Seung Il Cho received his BS (1992), MS (1994), and PhD (2001) degrees in chemistry at Seoul National University. He worked as a visiting scholar in Brigham and Women's Hospital, affiliate of Harvard Medical School (1998–1999). He has been a postdoctoral research associate in the School of Electrical Engineering and Computer Science at Seoul National University (2002–2003). He is currently a postdoctoral research associate in the Department of Chemistry at University of Maryland. His current research interests include electrochemistry, chromatography, and nanotechnology.
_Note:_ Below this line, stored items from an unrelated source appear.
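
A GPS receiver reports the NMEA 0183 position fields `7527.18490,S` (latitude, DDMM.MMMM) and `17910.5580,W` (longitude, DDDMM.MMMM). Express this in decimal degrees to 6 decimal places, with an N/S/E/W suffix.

Latitude: degrees = first 2 digits = 75, minutes = 27.1849; 75 + 27.1849/60 = 75.4530817
λ: degrees = first 3 digits = 179, minutes = 10.558; 179 + 10.558/60 = 179.1759667

75.453082° S, 179.175967° W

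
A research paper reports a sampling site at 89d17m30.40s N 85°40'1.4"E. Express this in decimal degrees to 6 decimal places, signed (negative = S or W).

Lat: 89° + 17/60 + 30.4/3600 = 89 + 0.283333 + 0.008444 = 89.2917778
N ⇒ keep positive
Lon: 40′ + 1.4″ = 40.02333′; 85 + 40.02333/60 = 85.6670556
E ⇒ keep positive

89.291778, 85.667056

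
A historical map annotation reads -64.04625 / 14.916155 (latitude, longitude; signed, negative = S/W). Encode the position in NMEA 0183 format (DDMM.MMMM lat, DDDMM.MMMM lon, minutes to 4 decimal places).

6402.7750,S / 01454.9693,E

Latitude is negative → S; |value| = 64.046250
Lat: minutes = (64.046250 − 64) × 60 = 2.775000
Longitude: minutes = (14.916155 − 14) × 60 = 54.969300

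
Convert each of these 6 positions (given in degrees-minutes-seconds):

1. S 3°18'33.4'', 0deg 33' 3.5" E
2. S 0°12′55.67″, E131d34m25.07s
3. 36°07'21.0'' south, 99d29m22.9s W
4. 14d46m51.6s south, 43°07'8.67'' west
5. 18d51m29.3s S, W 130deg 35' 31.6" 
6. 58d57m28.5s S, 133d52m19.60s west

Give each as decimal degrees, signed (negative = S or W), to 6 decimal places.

Point 1:
  Latitude: 3 + 18/60 + 33.4/3600 = 3.3092778
  hemisphere S, so the sign is −
  Lon: 33′ + 3.5″ = 33.05833′; 0 + 33.05833/60 = 0.5509722
  E ⇒ keep positive
Point 2:
  Lat: 12′ + 55.67″ = 12.92783′; 0 + 12.92783/60 = 0.2154639
  S ⇒ negate
  Longitude: 131° + 34/60 + 25.07/3600 = 131 + 0.566667 + 0.006964 = 131.5736306
  E → positive
Point 3:
  Lat: 36° + 7/60 + 21/3600 = 36 + 0.116667 + 0.005833 = 36.1225000
  S → negative
  Lon: 99° + 29/60 + 22.9/3600 = 99 + 0.483333 + 0.006361 = 99.4896944
  hemisphere W, so the sign is −
Point 4:
  φ: 14° + 46/60 + 51.6/3600 = 14 + 0.766667 + 0.014333 = 14.7810000
  hemisphere S, so the sign is −
  Longitude: 43 + 7/60 + 8.67/3600 = 43.1190750
  W → negative
Point 5:
  φ: 51′ + 29.3″ = 51.48833′; 18 + 51.48833/60 = 18.8581389
  S → negative
  λ: 130 + 35/60 + 31.6/3600 = 130.5921111
  W ⇒ negate
Point 6:
  φ: 57′ + 28.5″ = 57.47500′; 58 + 57.47500/60 = 58.9579167
  S ⇒ negate
  λ: 133° + 52/60 + 19.6/3600 = 133 + 0.866667 + 0.005444 = 133.8721111
  W ⇒ negate

1. -3.309278, 0.550972
2. -0.215464, 131.573631
3. -36.122500, -99.489694
4. -14.781000, -43.119075
5. -18.858139, -130.592111
6. -58.957917, -133.872111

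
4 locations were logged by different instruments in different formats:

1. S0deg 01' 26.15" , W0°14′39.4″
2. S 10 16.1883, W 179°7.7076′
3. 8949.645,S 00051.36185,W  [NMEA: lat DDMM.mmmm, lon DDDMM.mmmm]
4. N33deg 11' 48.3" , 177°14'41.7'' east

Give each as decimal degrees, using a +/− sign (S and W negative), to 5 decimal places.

Point 1:
  Latitude: 1′ + 26.15″ = 1.43583′; 0 + 1.43583/60 = 0.023931
  S ⇒ negate
  λ: 0 + 14/60 + 39.4/3600 = 0.244278
  W ⇒ negate
Point 2:
  Latitude: 10 + 16.1883/60 = 10.269805
  hemisphere S, so the sign is −
  λ: 179 + 7.7076/60 = 179.128460
  W ⇒ negate
Point 3:
  φ: split at 2 digits → 89° and 49.645′; 89 + 49.645/60 = 89.827417
  hemisphere S, so the sign is −
  Longitude: split at 3 digits → 000° and 51.36185′; 0 + 51.36185/60 = 0.856031
  hemisphere W, so the sign is −
Point 4:
  φ: 11′ + 48.3″ = 11.80500′; 33 + 11.80500/60 = 33.196750
  N ⇒ keep positive
  λ: 177 + 14/60 + 41.7/3600 = 177.244917
  E ⇒ keep positive

1. -0.02393, -0.24428
2. -10.26981, -179.12846
3. -89.82742, -0.85603
4. 33.19675, 177.24492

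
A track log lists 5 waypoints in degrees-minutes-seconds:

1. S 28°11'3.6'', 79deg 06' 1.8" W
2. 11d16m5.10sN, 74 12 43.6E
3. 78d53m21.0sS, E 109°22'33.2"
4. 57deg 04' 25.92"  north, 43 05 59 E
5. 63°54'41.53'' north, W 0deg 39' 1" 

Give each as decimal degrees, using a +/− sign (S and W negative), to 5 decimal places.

1. -28.18433, -79.10050
2. 11.26808, 74.21211
3. -78.88917, 109.37589
4. 57.07387, 43.09972
5. 63.91154, -0.65028

Point 1:
  Latitude: 28 + 11/60 + 3.6/3600 = 28.184333
  S → negative
  Lon: 6′ + 1.8″ = 6.03000′; 79 + 6.03000/60 = 79.100500
  W → negative
Point 2:
  Lat: 11° + 16/60 + 5.1/3600 = 11 + 0.266667 + 0.001417 = 11.268083
  N ⇒ keep positive
  Longitude: 12′ + 43.6″ = 12.72667′; 74 + 12.72667/60 = 74.212111
  E ⇒ keep positive
Point 3:
  Lat: 78° + 53/60 + 21/3600 = 78 + 0.883333 + 0.005833 = 78.889167
  hemisphere S, so the sign is −
  Lon: 22′ + 33.2″ = 22.55333′; 109 + 22.55333/60 = 109.375889
  E ⇒ keep positive
Point 4:
  Lat: 4′ + 25.92″ = 4.43200′; 57 + 4.43200/60 = 57.073867
  N → positive
  Longitude: 43° + 5/60 + 59/3600 = 43 + 0.083333 + 0.016389 = 43.099722
  E ⇒ keep positive
Point 5:
  Latitude: 54′ + 41.53″ = 54.69217′; 63 + 54.69217/60 = 63.911536
  N ⇒ keep positive
  Longitude: 39′ + 1″ = 39.01667′; 0 + 39.01667/60 = 0.650278
  W ⇒ negate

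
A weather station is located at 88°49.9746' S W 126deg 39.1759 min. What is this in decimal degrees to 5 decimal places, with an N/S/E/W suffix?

88.83291° S, 126.65293° W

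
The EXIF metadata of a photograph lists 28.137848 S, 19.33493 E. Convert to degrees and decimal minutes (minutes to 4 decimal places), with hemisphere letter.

28° 8.2709′ S, 19° 20.0958′ E

Latitude: 28° + 0.137848 × 60 = 28° 8.270880′
Lon: minutes = (19.334930 − 19) × 60 = 20.095800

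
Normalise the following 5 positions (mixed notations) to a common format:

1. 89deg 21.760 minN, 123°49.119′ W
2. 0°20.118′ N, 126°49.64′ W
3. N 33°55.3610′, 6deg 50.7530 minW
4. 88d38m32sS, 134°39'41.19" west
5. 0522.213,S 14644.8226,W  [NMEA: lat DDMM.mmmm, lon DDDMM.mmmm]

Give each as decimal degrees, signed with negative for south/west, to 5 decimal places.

1. 89.36267, -123.81865
2. 0.33530, -126.82733
3. 33.92268, -6.84588
4. -88.64222, -134.66144
5. -5.37022, -146.74704

Point 1:
  Lat: 89 + 21.76/60 = 89.362667
  N → positive
  Lon: 123 + 49.119/60 = 123.818650
  W → negative
Point 2:
  Latitude: 20.118′ = 0.335300°; total 0.335300
  N → positive
  Lon: 126 + 49.64/60 = 126.827333
  hemisphere W, so the sign is −
Point 3:
  φ: 33 + 55.361/60 = 33.922683
  N ⇒ keep positive
  Longitude: 6 + 50.753/60 = 6.845883
  W ⇒ negate
Point 4:
  Latitude: 88 + 38/60 + 32/3600 = 88.642222
  hemisphere S, so the sign is −
  Lon: 134 + 39/60 + 41.19/3600 = 134.661442
  hemisphere W, so the sign is −
Point 5:
  Latitude: split at 2 digits → 05° and 22.213′; 5 + 22.213/60 = 5.370217
  hemisphere S, so the sign is −
  Longitude: split at 3 digits → 146° and 44.8226′; 146 + 44.8226/60 = 146.747043
  W ⇒ negate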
Kook-Nyung Lee is postdoctoral researcher at Nano Bioelectronics and Systems Research Center in Seoul National University. He received his BS, MS and PhD degrees at the School of Electrical Engineering and Computer Science of Seoul National University in 1998, 2000 and 2003, respectively. Since 1998, he has been working on the design and fabrication of micro-optical devices for biochip application. He is currently studying on the modeling, design, fabrication and testing of optical MEMS devices, especially for the miniaturizaton of fluorescence detection system for biochip.
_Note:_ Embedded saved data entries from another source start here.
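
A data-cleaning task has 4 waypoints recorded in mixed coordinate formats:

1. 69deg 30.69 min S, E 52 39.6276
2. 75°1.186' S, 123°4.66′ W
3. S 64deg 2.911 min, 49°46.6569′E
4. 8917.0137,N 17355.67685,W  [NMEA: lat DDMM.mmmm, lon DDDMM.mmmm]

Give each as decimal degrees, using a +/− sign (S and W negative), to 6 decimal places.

Point 1:
  Latitude: 30.69′ = 0.511500°; total 69.5115000
  S → negative
  Longitude: 39.6276′ = 0.660460°; total 52.6604600
  E → positive
Point 2:
  φ: 1.186′ = 0.019767°; total 75.0197667
  hemisphere S, so the sign is −
  Lon: 123 + 4.66/60 = 123.0776667
  W → negative
Point 3:
  Latitude: 2.911′ = 0.048517°; total 64.0485167
  hemisphere S, so the sign is −
  Lon: 49 + 46.6569/60 = 49.7776150
  E ⇒ keep positive
Point 4:
  Lat: split at 2 digits → 89° and 17.0137′; 89 + 17.0137/60 = 89.2835617
  N → positive
  Lon: degrees = first 3 digits = 173, minutes = 55.67685; 173 + 55.67685/60 = 173.9279475
  hemisphere W, so the sign is −

1. -69.511500, 52.660460
2. -75.019767, -123.077667
3. -64.048517, 49.777615
4. 89.283562, -173.927948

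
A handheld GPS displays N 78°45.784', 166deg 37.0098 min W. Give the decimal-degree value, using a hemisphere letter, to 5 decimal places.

78.76307° N, 166.61683° W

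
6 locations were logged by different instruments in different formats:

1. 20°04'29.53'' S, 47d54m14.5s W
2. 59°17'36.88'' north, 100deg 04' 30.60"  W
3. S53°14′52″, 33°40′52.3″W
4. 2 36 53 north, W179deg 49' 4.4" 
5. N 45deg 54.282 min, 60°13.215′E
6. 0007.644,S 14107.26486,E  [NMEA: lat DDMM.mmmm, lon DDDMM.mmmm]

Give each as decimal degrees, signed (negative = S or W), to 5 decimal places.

1. -20.07487, -47.90403
2. 59.29358, -100.07517
3. -53.24778, -33.68119
4. 2.61472, -179.81789
5. 45.90470, 60.22025
6. -0.12740, 141.12108

Point 1:
  Latitude: 4′ + 29.53″ = 4.49217′; 20 + 4.49217/60 = 20.074869
  S ⇒ negate
  Lon: 47 + 54/60 + 14.5/3600 = 47.904028
  hemisphere W, so the sign is −
Point 2:
  Lat: 17′ + 36.88″ = 17.61467′; 59 + 17.61467/60 = 59.293578
  N ⇒ keep positive
  λ: 4′ + 30.6″ = 4.51000′; 100 + 4.51000/60 = 100.075167
  W → negative
Point 3:
  Latitude: 53 + 14/60 + 52/3600 = 53.247778
  S → negative
  Lon: 33° + 40/60 + 52.3/3600 = 33 + 0.666667 + 0.014528 = 33.681194
  hemisphere W, so the sign is −
Point 4:
  Latitude: 2° + 36/60 + 53/3600 = 2 + 0.600000 + 0.014722 = 2.614722
  N → positive
  λ: 49′ + 4.4″ = 49.07333′; 179 + 49.07333/60 = 179.817889
  hemisphere W, so the sign is −
Point 5:
  Lat: 45 + 54.282/60 = 45.904700
  N ⇒ keep positive
  Lon: 13.215′ = 0.220250°; total 60.220250
  E ⇒ keep positive
Point 6:
  Lat: degrees = first 2 digits = 0, minutes = 7.644; 0 + 7.644/60 = 0.127400
  S → negative
  Lon: degrees = first 3 digits = 141, minutes = 7.26486; 141 + 7.26486/60 = 141.121081
  E → positive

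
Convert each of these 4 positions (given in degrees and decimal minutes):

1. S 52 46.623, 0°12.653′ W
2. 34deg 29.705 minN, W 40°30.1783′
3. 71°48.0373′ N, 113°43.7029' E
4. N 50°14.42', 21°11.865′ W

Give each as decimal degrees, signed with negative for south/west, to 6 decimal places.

Point 1:
  Lat: 52 + 46.623/60 = 52.7770500
  S → negative
  Longitude: 12.653′ = 0.210883°; total 0.2108833
  W → negative
Point 2:
  Latitude: 29.705′ = 0.495083°; total 34.4950833
  N → positive
  Longitude: 40 + 30.1783/60 = 40.5029717
  W → negative
Point 3:
  φ: 48.0373′ = 0.800622°; total 71.8006217
  N → positive
  Longitude: 113 + 43.7029/60 = 113.7283817
  E ⇒ keep positive
Point 4:
  Latitude: 14.42′ = 0.240333°; total 50.2403333
  N ⇒ keep positive
  Lon: 21 + 11.865/60 = 21.1977500
  W → negative

1. -52.777050, -0.210883
2. 34.495083, -40.502972
3. 71.800622, 113.728382
4. 50.240333, -21.197750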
Yong-Kweon Kim received his BS and MS degrees in electrical engineering from Seoul National University in 1983 and 1985, respectively, and Dr. Eng. degree from the University of Tokyo in 1990. His doctoral dissertation was on modeling, design, fabrication and testing of micro-linear actuators in magnetic levitation using high critical temperature superconductors. In 1990, he joined the Central Research Laboratory of Hitachi Ltd. in Tokyo as a researcher and worked on actuators of hard disk drives. In 1992, he joined Seoul National University, where he is currently a Professor in the School of Electrical Engineering. His current research interests are modeling, design, fabrication and testing of electric machines, especially micro-electro-mechanical systems, micro-sensors and actuators.